Gregory Forstner

La « Nice » peinture

Par Philippe Piguet · L'ŒIL

Le 23 juillet 2007 - 598 mots

 Dès qu’il le peut, il s’habille d’un short, d’un tee-shirt et de sandalettes de cuir. Non qu’il veuille se la jouer artiste bohême, mais Gregory Forstner adore le soleil. Il n’en est d’ailleurs pas privé car il vit et travaille à Nice, c’est dire si la plupart du temps il arbore sa tenue préférée.
Né au Cameroun en 1975 d’un père autrichien et d’une mère française, étudiant successivement aux Beaux-Arts de Vienne, puis de Paris et enfin de la Villa Arson, il a tôt fait de prendre accent et look de la Côte. Grand et mince, le teint le plus souvent basané, les cheveux blonds en boucles généreuses, les lunettes de soleil volontiers sur le nez et le pas lentement balancé, Forstner semble même en avoir la nonchalance infuse.

Impressions d’Afrique
Mais s’il a l’air ainsi décontracté, il n’en est pas moins profondément soucieux. Le choix qu’il a fait de la peinture n’y est pas étranger. Il se souvient des difficultés rencontrées à soutenir un tel engagement alors que règnent vidéo et photo, mais que faire d’autre quand on y trempe corps et âme et que, pour le dire, c’est elle qui vous a choisi et non l’inverse ?!
Aussi, sous des allures apparemment légères, Gregory Forstner est-il tourmenté. Le regard qu’il porte sur le monde y contribue d’autant. Il suffit de regarder sa peinture pour le mesurer. Tout s’y joue entre drôlerie et dérision, entre humour et grincement de dents, entre carnaval et tragédie, dans cette façon si personnelle qu’il a de chercher à nous offrir une image du « monde à l’envers », de « fête à l’envers ». C’est, qu’à l’art du paradoxe, Gregory Forstner est passé maître, notamment dans la façon de brosser de la nature humaine une galerie de portraits décalés, puisant ses modèles à la source de l’histoire de l’art pour les remodeler à sa propre sauce.
Si rien ne suinte dans son travail de quelques « Impressions d’Afrique » que ce soit, il n’est pas dit toutefois que Raymond Roussel serait resté insensible à sa manière. Il y a en effet quelque chose chez cet artiste d’une décontraction impertinente mêlée à un sens aigu de la brocarde qui aurait rendu curieux l’écrivain. Quelque chose de même nature que cette « sensation de soleil moral » que ce dernier disait rechercher. Les peintures de Gregory Forstner rayonnent d’une lumière vive qui nous invite à jeter un regard neuf sur le monde.

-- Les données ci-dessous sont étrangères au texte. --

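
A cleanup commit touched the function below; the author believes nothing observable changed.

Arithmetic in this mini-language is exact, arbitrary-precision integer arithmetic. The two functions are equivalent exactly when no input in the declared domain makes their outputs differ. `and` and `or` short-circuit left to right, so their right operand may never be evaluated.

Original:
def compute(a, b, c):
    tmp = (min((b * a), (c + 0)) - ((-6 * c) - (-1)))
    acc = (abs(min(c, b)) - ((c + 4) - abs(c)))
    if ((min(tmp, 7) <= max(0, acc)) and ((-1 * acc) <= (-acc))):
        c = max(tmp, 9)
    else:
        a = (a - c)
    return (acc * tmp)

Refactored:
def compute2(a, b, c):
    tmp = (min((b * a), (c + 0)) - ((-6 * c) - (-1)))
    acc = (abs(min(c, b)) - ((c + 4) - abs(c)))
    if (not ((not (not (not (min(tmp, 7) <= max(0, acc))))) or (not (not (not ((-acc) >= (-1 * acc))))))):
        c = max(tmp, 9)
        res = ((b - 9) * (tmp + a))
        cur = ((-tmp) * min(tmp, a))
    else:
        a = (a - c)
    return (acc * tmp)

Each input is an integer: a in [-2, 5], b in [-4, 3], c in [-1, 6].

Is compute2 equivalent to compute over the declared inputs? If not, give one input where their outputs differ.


Equivalent — the differences include arithmetic usage differs, and constant usage differs, and boolean connective usage differs, and comparison usage differs, and statement counts differ, and local variable names differ, and min/max/abs usage differs, yet no declared input distinguishes the two.
Spot check at a=1, b=-1, c=-1 — compute: tmp=-8, then acc=-1, then ((min(tmp, 7) <= max(0, acc)) and ((-1 * acc) <= (-acc))) is true, then c=9, then returns 8. compute2: tmp=-8, then acc=-1, then (not ((not (not (not (min(tmp, 7) <= max(0, acc))))) or (not (not (not ((-acc) >= (-1 * acc))))))) is true, then c=9, then res=70, then cur=-64, then returns 8. Both give 8.
Across all 512 domain points the two functions coincide.
verdict: equivalent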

Elles sont fortes d’une iconographie qui revisite le genre humain : soit qu’il le fasse défiler sous des traits qui soulignent ses accents grotesques, comme le fait Kusturica ; soit qu’il le mette en jeu dans des saynètes où l’homme se substitue à l’animal, dans le style de celles gravées jadis par Grandville.
Fou de peinture, de l’ancienne comme de l’actuelle, Gregory Forstner compte parmi les artistes de cette jeune génération qui se moque bien des discours sur la prétendue obsolescence de ce médium. Comme ses congénères et complices, il sait non seulement l’extrême jubilation qu’il y a à l’exercer, mais quel mode de pensée prospectif il est. « La peinture est une île dont je n’ai fait que côtoyer les bords », disait en son temps Chardin. L’approcher, c’est là un vrai projet. Tel est le sien.

Biographie

1975 Naissance de Gregory Forstner à Douala, au Cameroun. 1993 Suit les cours de l’académie des beaux-arts de Vienne. 1994 Gregory entre à la Villa Arson à Nice. Premier prix du festival Jeune Talent de Cagnes-sur-Mer. 1999-2000 Beaux-Arts de Paris. 2002 Résidence d’artiste à Berlin. 2003 Première exposition personnelle à la galerie Jocelyn Wolff, à Paris. 2006 Résidence d’artiste à New York. 2007 Vit et travaille à Nice.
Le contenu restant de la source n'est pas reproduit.